Once inside the container, set the models directory if you plan to download pre-trained checkpoints:

export MODELS_DIR=models/isaaclab_arena/reinforcement_learning
mkdir -p $MODELS_DIR

This tutorial assumes you’ve completed Policy Training and have a trained checkpoint, or you can download a pre-trained one as described below.

Download Pre-trained Model (skip preceding steps)
hf download \
   nvidia/Arena-Franka-Lift-Object-RL-Task \
   --local-dir $MODELS_DIR/lift_object_checkpoint

After downloading, the checkpoint is at:

$MODELS_DIR/lift_object_checkpoint/model_1999.pt

Replace checkpoint paths in the examples below with this path.

Evaluation Methods#

There are three ways to evaluate a trained policy:

  1. Single environment (policy_runner.py): detailed evaluation with metrics

  2. Parallel environments (policy_runner.py): larger-scale statistical evaluation

  3. Batch evaluation (eval_runner.py): automated evaluation across multiple checkpoints

Method 1: Single Environment Evaluation#

python isaaclab_arena/evaluation/policy_runner.py \
  --visualizer kit \
  --policy_type rsl_rl \
  --num_episodes 20 \
  --checkpoint_path $MODELS_DIR/lift_object_checkpoint/model_1999.pt \
  lift_object

Note

If you train the model yourself, the checkpoint path is typically in the logs/rsl_rl/generic_experiment/ directory. Replace the checkpoint path with the path to your own checkpoint.

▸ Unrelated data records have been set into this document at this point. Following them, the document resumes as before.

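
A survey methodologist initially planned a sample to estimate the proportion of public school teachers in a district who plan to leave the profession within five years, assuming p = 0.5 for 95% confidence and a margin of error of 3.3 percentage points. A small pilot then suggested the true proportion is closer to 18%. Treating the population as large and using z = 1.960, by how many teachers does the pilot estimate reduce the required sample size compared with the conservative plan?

Conservative (p = 0.5): n = 1.960² × 0.25 / 0.033² ≈ 881.91 → 882.
Using p = 0.18: p(1−p) = 0.1476, so n = 1.960² × 0.1476 / 0.033² ≈ 520.68 → 521.
Reduction: 882 − 521 = 361.

361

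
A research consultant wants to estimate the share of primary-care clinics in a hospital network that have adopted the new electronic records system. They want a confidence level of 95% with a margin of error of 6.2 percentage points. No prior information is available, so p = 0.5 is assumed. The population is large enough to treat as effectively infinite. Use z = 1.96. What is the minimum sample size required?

250

With p = 0.5, p(1−p) = 0.25.
n = z²·p(1−p)/E² = 1.96² × 0.2500 / 0.062² = 3.8416 × 0.2500 / 0.003844 ≈ 249.84.
Rounding up gives n = 250.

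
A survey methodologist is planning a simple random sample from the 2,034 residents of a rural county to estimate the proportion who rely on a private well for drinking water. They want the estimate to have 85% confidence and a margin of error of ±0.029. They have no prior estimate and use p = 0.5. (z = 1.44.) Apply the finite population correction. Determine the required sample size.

474

Unadjusted: n₀ = 1.44² × 0.50 × 0.50 / 0.029² ≈ 616.41, so n₀ = 617.
Finite population correction with N = 2,034: n = n₀ / (1 + (n₀−1)/N) = 617 / (1 + 616/2034) = 617 / 1.3029 ≈ 473.58.
Rounding up, n = 474.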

Policy-specific arguments (--policy_type, --checkpoint_path, etc.) must come before the environment name. Environment-specific arguments (--object, --embodiment, etc.) must come after it.

At the end of the run, metrics are printed to the console:

Metrics: {'success_rate': 0.81, 'num_episodes': 12}

Method 2: Parallel Environment Evaluation#

For more statistically significant results, run across many environments in parallel:

python isaaclab_arena/evaluation/policy_runner.py \
  --policy_type rsl_rl \
  --num_episodes 1024 \
  --num_envs 64 \
  --env_spacing 2.5 \
  --visualizer kit \
  --checkpoint_path $MODELS_DIR/lift_object_checkpoint/model_1999.pt \
  lift_object
Metrics: {'success_rate': 0.72, 'num_episodes': 1024}
../../../_images/lift_object_rl_parallel.gif

Method 3: Batch Evaluation#

To evaluate multiple checkpoints in sequence, use eval_runner.py with a JSON config. Here we evaluate the models you trained yourself. The checkpoint path should be replaced with the timestamp of your training run in the logs/rsl_rl/generic_experiment/ directory.

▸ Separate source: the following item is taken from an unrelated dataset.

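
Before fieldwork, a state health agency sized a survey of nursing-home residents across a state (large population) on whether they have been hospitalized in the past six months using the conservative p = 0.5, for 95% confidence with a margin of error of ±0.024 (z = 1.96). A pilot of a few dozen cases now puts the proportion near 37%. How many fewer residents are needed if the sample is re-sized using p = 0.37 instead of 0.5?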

1. Create an evaluation config

Create a file eval_config.json:

{
  "jobs": [
    {
      "name": "lift_object_model_1000",
      "policy_type": "rsl_rl",
      "num_episodes": 1024,
      "arena_env_args": {
        "environment": "lift_object",
        "num_envs": 64
      },
      "policy_config_dict": {
        "checkpoint_path": "logs/rsl_rl/generic_experiment/<timestamp>/model_1000.pt"
      }
    },
    {
      "name": "lift_object_model_1999",
      "policy_type": "rsl_rl",
      "num_episodes": 1024,
      "arena_env_args": {
        "environment": "lift_object",
        "num_envs": 64
      },
      "policy_config_dict": {
        "checkpoint_path": "logs/rsl_rl/generic_experiment/<timestamp>/model_1999.pt"
      }
    }
  ]
}

2. Run

python isaaclab_arena/evaluation/eval_runner.py \
  --visualizer kit \
  --eval_jobs_config eval_config.json
======================================================================
METRICS SUMMARY
======================================================================

lift_object_model_1000:
num_episodes                         1024
success_rate                       0.6526

lift_object_model_1999:
num_episodes                         1024
success_rate                       0.7408
======================================================================

Understanding the Metrics#

The Lift Object task reports two metrics:

  • success_rate: fraction of episodes where the object reached the target position within tolerance

  • num_episodes: total number of completed episodes during the evaluation run

A well-trained policy should reach 70–90% success rate. Results will vary with the target range, random seed, and hardware.

Note

For evaluation, omit --rl_training_mode (default): success termination stays enabled so metrics such as success rate are meaningful. For RSL-RL training, pass --rl_training_mode to disable success termination.